Gecko 1.8, as used in Firefox 1.5 and other applications, added support for non-ASCII characters in JavaScript files loaded from XUL files.

This means that such script files can use any character from virtually any language of the world. For example, they can contain a line:

var text = "Ein schönes Beispiel eines mehrsprachigen Textes: 日本語";

This mixes German and Japanese characters.

Earlier versions always interpreted JS files loaded from XUL as ISO-8859-1 (Latin-1), in both local and remote cases. Unicode escapes, as discussed below, have always worked.

How the character encoding is determined in Gecko 1.8 and later

When the JavaScript file is loaded from a chrome:// URL, a Byte Order Mark (FIXME: )(BOM) is used to determine the character encoding of the script. Otherwise, the character encoding will be the same as the one used by the XUL file (which can be specified using an encoding attribute in the <?xml?> tag). By default this will use UTF-8, which can represent virtually all characters in the world.

If the script file is loaded via HTTP, the HTTP header can contain a character encoding declaration as part of the Content-Type header, for example:

Content-Type: application/javascript; charset=UTF-8

If no charset parameter is specified, the same rules as above apply.
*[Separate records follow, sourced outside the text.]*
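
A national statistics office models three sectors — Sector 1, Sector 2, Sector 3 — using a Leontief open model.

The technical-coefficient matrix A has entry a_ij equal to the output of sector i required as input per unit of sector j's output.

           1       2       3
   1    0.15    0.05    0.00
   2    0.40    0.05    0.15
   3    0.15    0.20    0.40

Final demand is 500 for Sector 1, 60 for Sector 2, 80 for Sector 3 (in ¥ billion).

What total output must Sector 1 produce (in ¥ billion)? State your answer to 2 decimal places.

I − A =
  [   0.85    -0.05     0.00]
  [  -0.40     0.95    -0.15]
  [  -0.15    -0.20     0.60]
Cofactors of I−A, C_ij = (−1)^(i+j)·(minor ij) (rows/columns in the sector order above):
  C_11 = (0.95)(0.60) − (-0.15)(-0.20) = 0.5400
  C_12 = −[(-0.40)(0.60) − (-0.15)(-0.15)] = 0.2625
  C_13 = (-0.40)(-0.20) − (0.95)(-0.15) = 0.2225
  C_21 = −[(-0.05)(0.60) − (0.00)(-0.20)] = 0.0300
  C_22 = (0.85)(0.60) − (0.00)(-0.15) = 0.5100
  C_23 = −[(0.85)(-0.20) − (-0.05)(-0.15)] = 0.1775
  C_31 = (-0.05)(-0.15) − (0.00)(0.95) = 0.0075
  C_32 = −[(0.85)(-0.15) − (0.00)(-0.40)] = 0.1275
  C_33 = (0.85)(0.95) − (-0.05)(-0.40) = 0.7875
det(I−A) = Σ_j (I−A)_1j·C_1j = (0.85)(0.5400) + (-0.05)(0.2625) + (0.00)(0.2225) = 0.445875
adj(I−A) = Cᵀ =
  [ 0.5400   0.0300   0.0075]
  [ 0.2625   0.5100   0.1275]
  [ 0.2225   0.1775   0.7875]
(I − A)⁻¹ = adj(I−A) / det(I−A) ≈
  [   1.2111     0.0673     0.0168]
  [   0.5887     1.1438     0.2860]
  [   0.4990     0.3981     1.7662]
x = (I − A)⁻¹ d = adj(I−A)·d / det(I−A), with det(I−A) = 0.445875:
  x_1 = (0.5400·500 + 0.0300·60 + 0.0075·80) / 0.445875 = 272.40 / 0.445875 ≈ 610.93
  x_2 = (0.2625·500 + 0.5100·60 + 0.1275·80) / 0.445875 = 172.05 / 0.445875 ≈ 385.87
  x_3 = (0.2225·500 + 0.1775·60 + 0.7875·80) / 0.445875 = 184.90 / 0.445875 ≈ 414.69

x_1 = 610.93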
Cross-version compatibility

If you want the same code to work in both Gecko 1.8 and earlier versions, you must limit yourself to ASCII. However, you can use unicode escapes – the earlier example rewritten using them would be:

var text = "Ein sch\u00F6nes Beispiel eines mehrsprachigen Textes: \u65E5\u672C\u8A9E";

An alternative might be to use property files via nsIStringBundle or the XUL <stringbundle> element; this would allow for localization of the XUL. This can not be done in XUL files loaded from the web, only in privileged code, e.g. in extensions.